Tulsi Gabbard Starts Wild New Conspiracy About Hillary Clinton
While dunking on former President Barack Obama, Tulsi Gabbard also took a swing at Donald Trump’s 2016 presidential campaign opponent.

National Intelligence Director Tulsi Gabbard went full Russian asset Wednesday during a wild White House press briefing.
Standing behind a White House podium, Gabbard started quoting old Russian intelligence and claimed that Moscow’s foreign intelligence agency SVR was in possession of “high-level DNC emails that detailed evidence of Hillary’s ‘psycho-emotional problems, uncontrolled fits of anger, aggression, and cheerfulness.’ And that then-Secretary Clinton was allegedly on a daily regimen of heavy tranquilizers.”
That strange little detail came from the freshly declassified 2020 report by the House Intelligence Committee that Gabbard insists holds evidence that former President Barack Obama committed a so-called “coup” against Donald Trump by alleging Russian interference in the 2016 election.
According to the report, ahead of Trump’s ascendance to the White House, Obama asked for an Intelligence Community Assessment to “review their work to date” on Russia’s influence campaign. Gabbard claims that issues with the production of that January 2017 report are evidence that the Obama administration plotted to spread a false narrative that Russian President Vladimir Putin aspired to see Trump in the White House—a preference that the foreign autocrat readily admitted.
When asked about it Wednesday, Gabbard could not account for why Trump had not declassified these supposedly damning materials during his first term.
She was also unable to provide any explanation for why Trump’s secretary of state, former Florida Senator Marco Rubio, had made opposite findings when he spearheaded a 2020 Senate Intelligence Committee report. That report found that Putin had directed an “aggressive, multifaceted effort to influence, or attempt to influence, the outcome of the 2016 presidential election” and had done so with the intent of weakening Clinton’s campaign and seeing Trump elected.
It’s also probably worth remembering that Trump’s first-term White House was reportedly “awash in speed,” handing out powerful sedatives and stimulants like candy.
It should come as no surprise that Gabbard is already parroting Russian intelligence because it’s exactly the kind of thing that concerned critics of her nomination—and enthused Moscow.

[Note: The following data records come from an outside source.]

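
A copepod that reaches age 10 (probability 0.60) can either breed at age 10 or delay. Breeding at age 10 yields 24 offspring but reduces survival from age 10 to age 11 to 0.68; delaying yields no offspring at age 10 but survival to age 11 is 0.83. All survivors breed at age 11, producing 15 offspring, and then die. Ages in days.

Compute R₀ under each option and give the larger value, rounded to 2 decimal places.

20.52

breed at age 10: R₀ = 0.60 × (24 + 0.68 × 15) = 0.60 × 34.2000 = 20.5200
delay to age 11: R₀ = 0.60 × (0.83 × 15) = 0.60 × 12.4500 = 7.4700
Higher: breed at age 10 (20.5200).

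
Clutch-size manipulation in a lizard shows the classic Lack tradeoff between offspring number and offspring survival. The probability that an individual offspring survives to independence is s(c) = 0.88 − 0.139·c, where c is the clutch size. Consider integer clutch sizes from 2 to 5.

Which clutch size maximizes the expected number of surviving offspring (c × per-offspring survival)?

Expected surviving offspring = c × s(c):
  c=2: 2 × 0.602 = 1.204
  c=3: 3 × 0.463 = 1.389
  c=4: 4 × 0.324 = 1.296
  c=5: 5 × 0.185 = 0.925
Maximum at c = 3 (1.389 surviving offspring).

3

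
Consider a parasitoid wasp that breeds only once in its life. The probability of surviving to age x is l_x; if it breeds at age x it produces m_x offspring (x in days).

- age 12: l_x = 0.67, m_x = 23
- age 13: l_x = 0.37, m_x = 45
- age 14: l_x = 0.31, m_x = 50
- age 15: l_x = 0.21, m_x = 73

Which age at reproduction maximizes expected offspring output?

Expected offspring if breeding at age x = l_x × m_x:
  age 12: 0.67 × 23 = 15.410
  age 13: 0.37 × 45 = 16.650
  age 14: 0.31 × 50 = 15.500
  age 15: 0.21 × 73 = 15.330
Maximum at age 13 (16.650).

13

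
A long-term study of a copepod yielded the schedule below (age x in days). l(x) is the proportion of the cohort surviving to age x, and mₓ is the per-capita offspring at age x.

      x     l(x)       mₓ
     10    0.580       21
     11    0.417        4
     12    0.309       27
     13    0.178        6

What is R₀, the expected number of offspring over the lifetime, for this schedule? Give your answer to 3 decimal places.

23.259

R₀ = Σ l(x) mₓ:
  age 10: 0.580 × 21 = 12.1800
  age 11: 0.417 × 4 = 1.6680
  age 12: 0.309 × 27 = 8.3430
  age 13: 0.178 × 6 = 1.0680
R₀ = 12.1800 + 1.6680 + 8.3430 + 1.0680 = 23.2590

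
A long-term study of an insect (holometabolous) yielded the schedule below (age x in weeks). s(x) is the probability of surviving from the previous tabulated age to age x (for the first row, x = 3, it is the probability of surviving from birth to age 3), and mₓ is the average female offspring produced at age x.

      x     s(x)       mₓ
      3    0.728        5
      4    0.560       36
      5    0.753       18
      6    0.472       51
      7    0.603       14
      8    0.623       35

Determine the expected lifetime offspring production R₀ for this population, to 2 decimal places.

34.36

Survivorship from birth: l_x = s_3·s_4·…·s_x.
  l_3 = 0.72800
  l_4 = 0.40768
  l_5 = 0.30698
  l_6 = 0.14490
  l_7 = 0.08737
  l_8 = 0.05443
R₀ = Σ l_x mₓ:
  age 3: 0.72800 × 5 = 3.6400
  age 4: 0.40768 × 36 = 14.6765
  age 5: 0.30698 × 18 = 5.5256
  age 6: 0.14490 × 51 = 7.3899
  age 7: 0.08737 × 14 = 1.2232
  age 8: 0.05443 × 35 = 1.9050
R₀ = 3.6400 + 14.6765 + 5.5256 + 7.3899 + 1.2232 + 1.9050 = 34.3603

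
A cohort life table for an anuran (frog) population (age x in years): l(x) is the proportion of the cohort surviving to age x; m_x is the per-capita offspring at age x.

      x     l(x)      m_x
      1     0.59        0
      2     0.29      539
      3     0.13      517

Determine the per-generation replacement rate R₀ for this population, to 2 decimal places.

223.52

R₀ = Σ l(x) m_x:
  age 1: 0.59 × 0 = 0.0000
  age 2: 0.29 × 539 = 156.3100
  age 3: 0.13 × 517 = 67.2100
R₀ = 0.0000 + 156.3100 + 67.2100 = 223.5200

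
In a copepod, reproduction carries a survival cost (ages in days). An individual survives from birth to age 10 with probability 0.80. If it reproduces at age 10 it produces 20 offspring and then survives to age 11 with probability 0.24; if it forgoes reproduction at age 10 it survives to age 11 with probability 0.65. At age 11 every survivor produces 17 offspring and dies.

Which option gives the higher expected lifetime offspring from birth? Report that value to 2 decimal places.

breed at age 10: R₀ = 0.80 × (20 + 0.24 × 17) = 0.80 × 24.0800 = 19.2640
delay to age 11: R₀ = 0.80 × (0.65 × 17) = 0.80 × 11.0500 = 8.8400
Higher: breed at age 10 (19.2640).

19.26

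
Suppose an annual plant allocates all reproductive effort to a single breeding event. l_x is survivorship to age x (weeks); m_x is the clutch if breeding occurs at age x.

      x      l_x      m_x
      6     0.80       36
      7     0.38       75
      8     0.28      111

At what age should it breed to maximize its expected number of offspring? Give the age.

Expected offspring if breeding at age x = l_x × m_x:
  age 6: 0.80 × 36 = 28.800
  age 7: 0.38 × 75 = 28.500
  age 8: 0.28 × 111 = 31.080
Maximum at age 8 (31.080).

8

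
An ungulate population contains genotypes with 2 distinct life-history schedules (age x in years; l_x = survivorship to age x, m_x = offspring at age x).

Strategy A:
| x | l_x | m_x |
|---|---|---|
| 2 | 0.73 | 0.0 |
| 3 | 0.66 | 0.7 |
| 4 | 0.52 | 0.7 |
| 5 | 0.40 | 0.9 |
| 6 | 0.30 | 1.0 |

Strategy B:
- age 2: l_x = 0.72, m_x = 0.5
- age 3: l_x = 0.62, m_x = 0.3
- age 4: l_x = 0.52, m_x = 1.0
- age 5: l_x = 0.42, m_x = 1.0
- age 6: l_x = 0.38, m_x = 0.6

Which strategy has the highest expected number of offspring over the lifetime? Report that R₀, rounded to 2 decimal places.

1.71

Strategy A: R₀ = 0.73×0.0 + 0.66×0.7 + 0.52×0.7 + 0.40×0.9 + 0.30×1.0 = 1.4860
Strategy B: R₀ = 0.72×0.5 + 0.62×0.3 + 0.52×1.0 + 0.42×1.0 + 0.38×0.6 = 1.7140
Highest R₀: strategy B with 1.7140.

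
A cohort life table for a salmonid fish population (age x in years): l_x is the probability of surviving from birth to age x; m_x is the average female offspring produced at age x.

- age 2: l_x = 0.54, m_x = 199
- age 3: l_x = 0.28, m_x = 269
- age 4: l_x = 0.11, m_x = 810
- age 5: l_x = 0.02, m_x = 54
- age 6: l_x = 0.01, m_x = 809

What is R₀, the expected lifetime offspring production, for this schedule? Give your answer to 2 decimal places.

281.05

R₀ = Σ l_x m_x:
  age 2: 0.54 × 199 = 107.4600
  age 3: 0.28 × 269 = 75.3200
  age 4: 0.11 × 810 = 89.1000
  age 5: 0.02 × 54 = 1.0800
  age 6: 0.01 × 809 = 8.0900
R₀ = 107.4600 + 75.3200 + 89.1000 + 1.0800 + 8.0900 = 281.0500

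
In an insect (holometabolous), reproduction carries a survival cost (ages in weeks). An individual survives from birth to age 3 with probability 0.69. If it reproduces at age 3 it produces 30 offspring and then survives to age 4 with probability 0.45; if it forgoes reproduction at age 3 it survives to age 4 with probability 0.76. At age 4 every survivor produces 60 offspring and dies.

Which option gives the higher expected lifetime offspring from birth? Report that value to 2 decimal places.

39.33

breed at age 3: R₀ = 0.69 × (30 + 0.45 × 60) = 0.69 × 57.0000 = 39.3300
delay to age 4: R₀ = 0.69 × (0.76 × 60) = 0.69 × 45.6000 = 31.4640
Higher: breed at age 3 (39.3300).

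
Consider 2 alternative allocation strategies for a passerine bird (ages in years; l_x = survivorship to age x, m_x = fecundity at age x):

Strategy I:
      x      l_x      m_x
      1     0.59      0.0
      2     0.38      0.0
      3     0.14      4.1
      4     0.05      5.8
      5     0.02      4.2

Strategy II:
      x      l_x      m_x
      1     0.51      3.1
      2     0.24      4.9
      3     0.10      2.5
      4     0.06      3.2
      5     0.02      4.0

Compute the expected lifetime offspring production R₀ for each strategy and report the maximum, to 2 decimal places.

3.28

Strategy I: R₀ = 0.59×0.0 + 0.38×0.0 + 0.14×4.1 + 0.05×5.8 + 0.02×4.2 = 0.9480
Strategy II: R₀ = 0.51×3.1 + 0.24×4.9 + 0.10×2.5 + 0.06×3.2 + 0.02×4.0 = 3.2790
Highest R₀: strategy II with 3.2790.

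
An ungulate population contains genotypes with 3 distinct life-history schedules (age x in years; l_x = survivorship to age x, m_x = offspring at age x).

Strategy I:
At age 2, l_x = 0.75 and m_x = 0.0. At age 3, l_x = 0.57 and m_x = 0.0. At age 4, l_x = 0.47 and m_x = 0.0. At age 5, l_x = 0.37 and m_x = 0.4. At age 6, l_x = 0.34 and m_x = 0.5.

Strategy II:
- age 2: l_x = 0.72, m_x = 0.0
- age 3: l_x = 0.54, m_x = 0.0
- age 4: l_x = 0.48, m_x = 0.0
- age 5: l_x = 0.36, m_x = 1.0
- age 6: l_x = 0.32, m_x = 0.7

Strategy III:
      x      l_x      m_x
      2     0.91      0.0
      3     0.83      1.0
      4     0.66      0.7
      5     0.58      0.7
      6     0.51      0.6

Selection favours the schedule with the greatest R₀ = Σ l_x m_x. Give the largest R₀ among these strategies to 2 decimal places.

2.00

Strategy I: R₀ = 0.75×0.0 + 0.57×0.0 + 0.47×0.0 + 0.37×0.4 + 0.34×0.5 = 0.3180
Strategy II: R₀ = 0.72×0.0 + 0.54×0.0 + 0.48×0.0 + 0.36×1.0 + 0.32×0.7 = 0.5840
Strategy III: R₀ = 0.91×0.0 + 0.83×1.0 + 0.66×0.7 + 0.58×0.7 + 0.51×0.6 = 2.0040
Highest R₀: strategy III with 2.0040.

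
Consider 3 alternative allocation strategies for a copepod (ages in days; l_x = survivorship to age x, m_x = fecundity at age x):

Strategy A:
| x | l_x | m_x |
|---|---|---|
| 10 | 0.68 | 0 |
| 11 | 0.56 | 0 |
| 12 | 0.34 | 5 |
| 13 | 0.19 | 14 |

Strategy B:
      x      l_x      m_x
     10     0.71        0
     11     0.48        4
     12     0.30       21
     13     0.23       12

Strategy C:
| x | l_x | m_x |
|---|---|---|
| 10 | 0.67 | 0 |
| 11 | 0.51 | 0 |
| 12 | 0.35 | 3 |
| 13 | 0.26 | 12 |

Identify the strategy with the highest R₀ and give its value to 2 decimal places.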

Gabbard has previously defended Russia’s incursion into Ukraine, claiming that the U.S. had provoked Russian aggression and that Ukraine housed U.S.-funded biolabs that were developing secret bioweapons—a piece of foreign state propaganda that earned her the reputation as a Russian asset.
Former Virginia Representative Abigail Spanberger sounded the alarm about Gabbard on MSNBC in November, noting that, if confirmed, Gabbard would be responsible for putting together the president’s daily briefings and would likely include Russian propaganda.